The observance month is designated to celebrate the cultures and heritages, and honor the invaluable contributions of Americans whose ancestors came from Spain, Mexico, the Caribbean, Central and South America.
National Hispanic Heritage Month sheds light on the Hispanic culture and the many achievements that have helped strengthened our country.
The observation began in 1968, as Hispanic Heritage Week under former President Lyndon B. Johnson. In 1988, it was enacted into law and expanded by former President Ronald W. Reagan, which was then extended to a full 30 days.

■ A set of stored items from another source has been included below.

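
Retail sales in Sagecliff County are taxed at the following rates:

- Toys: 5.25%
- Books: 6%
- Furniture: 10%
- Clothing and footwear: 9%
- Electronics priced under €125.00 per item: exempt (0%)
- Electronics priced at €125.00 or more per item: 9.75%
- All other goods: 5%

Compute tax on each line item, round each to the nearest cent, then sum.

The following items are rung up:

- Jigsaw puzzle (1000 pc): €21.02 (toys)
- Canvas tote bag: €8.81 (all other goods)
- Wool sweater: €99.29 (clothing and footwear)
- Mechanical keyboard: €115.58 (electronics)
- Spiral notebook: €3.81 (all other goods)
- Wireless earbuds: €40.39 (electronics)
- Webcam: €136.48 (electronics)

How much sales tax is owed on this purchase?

Jigsaw puzzle (1000 pc) €21.02: toys → 5.25% → €1.10
Canvas tote bag €8.81: all other goods → 5% → €0.44
Wool sweater €99.29: clothing and footwear → 9% → €8.94
Mechanical keyboard €115.58: electronics, under €125.00 → 0% → €0.00
Spiral notebook €3.81: all other goods → 5% → €0.19
Wireless earbuds €40.39: electronics, under €125.00 → 0% → €0.00
Webcam €136.48: electronics, €125.00 or more → 9.75% → €13.31
Total tax = €1.10 + €0.44 + €8.94 + €0.19 + €13.31 = €23.98

€23.98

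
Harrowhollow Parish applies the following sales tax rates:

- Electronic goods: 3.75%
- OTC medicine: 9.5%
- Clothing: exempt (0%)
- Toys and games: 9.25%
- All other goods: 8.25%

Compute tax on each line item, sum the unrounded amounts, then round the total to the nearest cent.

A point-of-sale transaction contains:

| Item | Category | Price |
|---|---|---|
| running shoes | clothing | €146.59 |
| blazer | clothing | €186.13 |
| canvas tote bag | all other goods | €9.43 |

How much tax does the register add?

€0.78

Running shoes €146.59: clothing → 0% → €0.00
Blazer €186.13: clothing → 0% → €0.00
Canvas tote bag €9.43: all other goods → 8.25% → €0.777975
Unrounded tax sum = €0.777975 → €0.78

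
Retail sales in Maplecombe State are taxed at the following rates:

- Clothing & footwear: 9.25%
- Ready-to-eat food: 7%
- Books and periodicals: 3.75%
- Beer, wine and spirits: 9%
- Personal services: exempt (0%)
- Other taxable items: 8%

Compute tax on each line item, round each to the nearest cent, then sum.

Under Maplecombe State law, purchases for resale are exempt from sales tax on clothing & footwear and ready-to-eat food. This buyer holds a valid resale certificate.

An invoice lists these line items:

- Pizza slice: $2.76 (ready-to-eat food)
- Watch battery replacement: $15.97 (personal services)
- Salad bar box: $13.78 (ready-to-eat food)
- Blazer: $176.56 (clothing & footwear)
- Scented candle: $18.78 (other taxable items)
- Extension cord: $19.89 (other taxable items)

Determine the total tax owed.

$3.09

Pizza slice $2.76: ready-to-eat food, buyer-exempt → 0% → $0.00
Watch battery replacement $15.97: personal services → 0% → $0.00
Salad bar box $13.78: ready-to-eat food, buyer-exempt → 0% → $0.00
Blazer $176.56: clothing & footwear, buyer-exempt → 0% → $0.00
Scented candle $18.78: other taxable items → 8% → $1.50
Extension cord $19.89: other taxable items → 8% → $1.59
Total tax = $1.50 + $1.59 = $3.09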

This month is significant in the Hispanic culture, considering the several anniversaries of independence. Latin American countries, such as Costa Rica, El Salvador, Guatemala, Honduras and Nicaragua celebrate Sept. 15, as their Independence Day. Sept. 16 and 18 are the anniversary of independence for Mexico and Chile. Día de la Raza, which is Oct. 12, also known as Columbus Day, falls within this 30-day period, as well.

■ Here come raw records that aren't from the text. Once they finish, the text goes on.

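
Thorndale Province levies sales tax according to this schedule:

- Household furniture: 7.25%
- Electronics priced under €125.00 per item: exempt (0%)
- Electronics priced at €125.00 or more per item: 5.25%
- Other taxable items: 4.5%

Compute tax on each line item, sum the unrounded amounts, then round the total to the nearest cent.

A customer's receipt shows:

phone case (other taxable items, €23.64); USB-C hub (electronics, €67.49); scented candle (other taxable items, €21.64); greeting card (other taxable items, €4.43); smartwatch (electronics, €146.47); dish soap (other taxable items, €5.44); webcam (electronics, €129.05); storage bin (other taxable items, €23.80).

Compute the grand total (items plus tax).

€439.98

Phone case €23.64: other taxable items → 4.5% → €1.0638
USB-C hub €67.49: electronics, under €125.00 → 0% → €0.00
Scented candle €21.64: other taxable items → 4.5% → €0.9738
Greeting card €4.43: other taxable items → 4.5% → €0.19935
Smartwatch €146.47: electronics, €125.00 or more → 5.25% → €7.689675
Dish soap €5.44: other taxable items → 4.5% → €0.2448
Webcam €129.05: electronics, €125.00 or more → 5.25% → €6.775125
Storage bin €23.80: other taxable items → 4.5% → €1.071
Subtotal = €421.96; unrounded tax = €18.01755 → €18.02; total due = €439.98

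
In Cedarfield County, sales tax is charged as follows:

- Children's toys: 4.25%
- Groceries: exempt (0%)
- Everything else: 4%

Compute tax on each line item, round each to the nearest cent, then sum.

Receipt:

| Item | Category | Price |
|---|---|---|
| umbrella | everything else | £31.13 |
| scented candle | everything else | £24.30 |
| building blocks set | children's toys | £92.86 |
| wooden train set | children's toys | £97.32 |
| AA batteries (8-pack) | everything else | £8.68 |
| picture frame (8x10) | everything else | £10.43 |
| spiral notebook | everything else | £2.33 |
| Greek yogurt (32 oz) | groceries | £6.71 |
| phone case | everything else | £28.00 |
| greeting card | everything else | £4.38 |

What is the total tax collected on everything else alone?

£4.38

Umbrella £31.13: everything else → 4% → £1.25
Scented candle £24.30: everything else → 4% → £0.97
AA batteries (8-pack) £8.68: everything else → 4% → £0.35
Picture frame (8x10) £10.43: everything else → 4% → £0.42
Spiral notebook £2.33: everything else → 4% → £0.09
Phone case £28.00: everything else → 4% → £1.12
Greeting card £4.38: everything else → 4% → £0.18
Tax on everything else = £1.25 + £0.97 + £0.35 + £0.42 + £0.09 + £1.12 + £0.18 = £4.38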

There are many Hispanic American accomplishments, endeavors and triumphs in history from over the last several decades, to include military history.
For example, in 1964, Horacio Rivero Jr., became the first Puerto Rican and Hispanic four-star admiral, and the second Hispanic to become a full admiral in the modern U.S. Navy. He also served as ambassador to Spain from 1972 to 1974.
Additionally, in 2014, President Barack H. Obama, awarded the Medal of Honor to 24-eligible Army veterans who were previously withdrawn from receiving this award due to their mostly Hispanic or Jewish heritage.
Hispanic Americans have influenced many and continue to make this country innovative with contributions in nearly every facet of society. Celebrating National Hispanic Heritage Month means embracing and appreciating the cultural traditions and values of the many countries that fall into the category.
Hispanic Americans remain a key asset in our nation’s diversity through their strong commitment and perseverance.